Whatever way you want to interpret it, this idea of enduring fear and its undercurrent of desire runs deep throughout the entire body of work, in all of its possible forms. On “Working for the Knife,” the first single off of the record, Mitski sings about her misgivings on returning to music, and also the inevitability of it: “I always thought the choice was mine / and I was right, but I just chose wrong.” On the track “I Guess,” a paralyzingly austere piece about looking back at your past, Mitski speaks to a purposefully ambiguous second person “you,” leaving room for a myriad of interpretations in a barely two minute long run: “It’s been you and me since before I was me / Without you, I don’t yet know quite how to live.”

She’s able to pair these kinds of crushing lyrics while also invoking the unabashed longing of 80s classics. The record draws heavily on the sound of the decade’s pop rock, filled with the swirling synth resonances of Abba, Ultravox, Vangelis, and a dash of Pat Benatar, while also maintaining those Mitski-certified oblique melodies and dense lyrics (‘sad twerking’ has never been more applicable). The album’s auditory aesthetics culminate with the track “Should’ve Been Me,” a plucky keyboard synth groove reminiscent of Hall & Oates’ song “Maneater,” about a relationship she felt emotionally detached from. “I haven’t given you what you need, / you wanted me but couldn’t reach me,” she sings in between instrumental interludes of uncharacteristic buoyancy. “I’m sorry, it should’ve been me.”

Laurel Hell isn’t your typical Mitski record. In the past, fellow depressed and heartsick indie fans flocked to her music, more specifically her lyrics, to find emotional affinity, the all-consuming, bitter states of being finally articulated by someone who truly understood them. Mitski built her career on those flayed, open-hearted testimonies to her hurts and desires, but fans may have been a little disappointed with the aura of Laurel Hell — it’s a much more emotionally resigned record. It’s a testimony to Mitski’s growth not only as an artist and a performer, but as a person.
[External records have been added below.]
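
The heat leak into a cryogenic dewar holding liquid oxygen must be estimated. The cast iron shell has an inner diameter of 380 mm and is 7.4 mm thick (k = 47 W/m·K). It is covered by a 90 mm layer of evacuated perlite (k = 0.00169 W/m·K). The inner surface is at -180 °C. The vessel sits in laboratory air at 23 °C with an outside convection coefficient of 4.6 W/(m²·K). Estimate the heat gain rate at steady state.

Q ≈ 2.71 W

Radial (spherical) resistances in series:
R_cast iron shell = (1/0.19 − 1/0.1974)/(4π×47) = 3.341×10^-4 K/W
R_evacuated perlite = (1/0.1974 − 1/0.2874)/(4π×0.00169) = 74.7 K/W
R_outer film = 1/(h·4πr_o²) = 1/(4.6×4π×0.2874²) = 0.2094 K/W
R_total = 74.91 K/W
Q = ΔT/R_total = 203/74.91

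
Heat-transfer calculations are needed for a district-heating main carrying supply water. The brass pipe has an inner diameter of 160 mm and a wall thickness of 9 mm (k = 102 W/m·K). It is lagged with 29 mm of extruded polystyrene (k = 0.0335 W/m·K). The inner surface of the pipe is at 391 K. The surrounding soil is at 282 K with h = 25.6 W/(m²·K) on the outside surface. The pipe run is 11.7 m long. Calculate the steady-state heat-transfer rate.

For a radial system each layer contributes R = ln(r_out/r_in)/(2πkL); films add R = 1/(hA).
R_brass pipe wall = ln(89/80)/(2π×102×11.7) = 1.422×10^-5 K/W
R_extruded polystyrene = ln(118/89)/(2π×0.0335×11.7) = 0.1145 K/W
R_outer film = 1/(h_o·2πr_oL) = 1/(25.6×2π×0.118×11.7) = 0.004503 K/W
R_total = 0.119 K/W
Q = ΔT/R_total = 109/0.119

Q ≈ 916 W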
Her music is aging with her, and while it might not be as relatable for her typical audience in comparison to the unreserved, guitar-driven yearning of Bury Me at Makeout Creek or the insecurity hidden behind the glittery power chords of Be The Cowboy, Laurel Hell has a magic of its own. It’s simultaneously more melancholy than all the rest, and also the album most likely to make you want to get up and dance.

At first glance, this record’s weight feels a little buried underneath its production, the actual devastation of Mitski’s lyrics shrouded by all that good 80s glitz — and to that I would argue, isn’t that the whole point? Mitski’s return to the music scene was a reluctant and guarded move in its reality, and those misgivings are reflected in her art. Perhaps the purpose of the record is to force us to sit with it and understand her hesitation, to peel back the layers of it, get to its raw, blistered core, rewind the tape over and over until the song you thought you knew sounds entirely different. And really, have you ever heard of anything more quintessentially Mitski?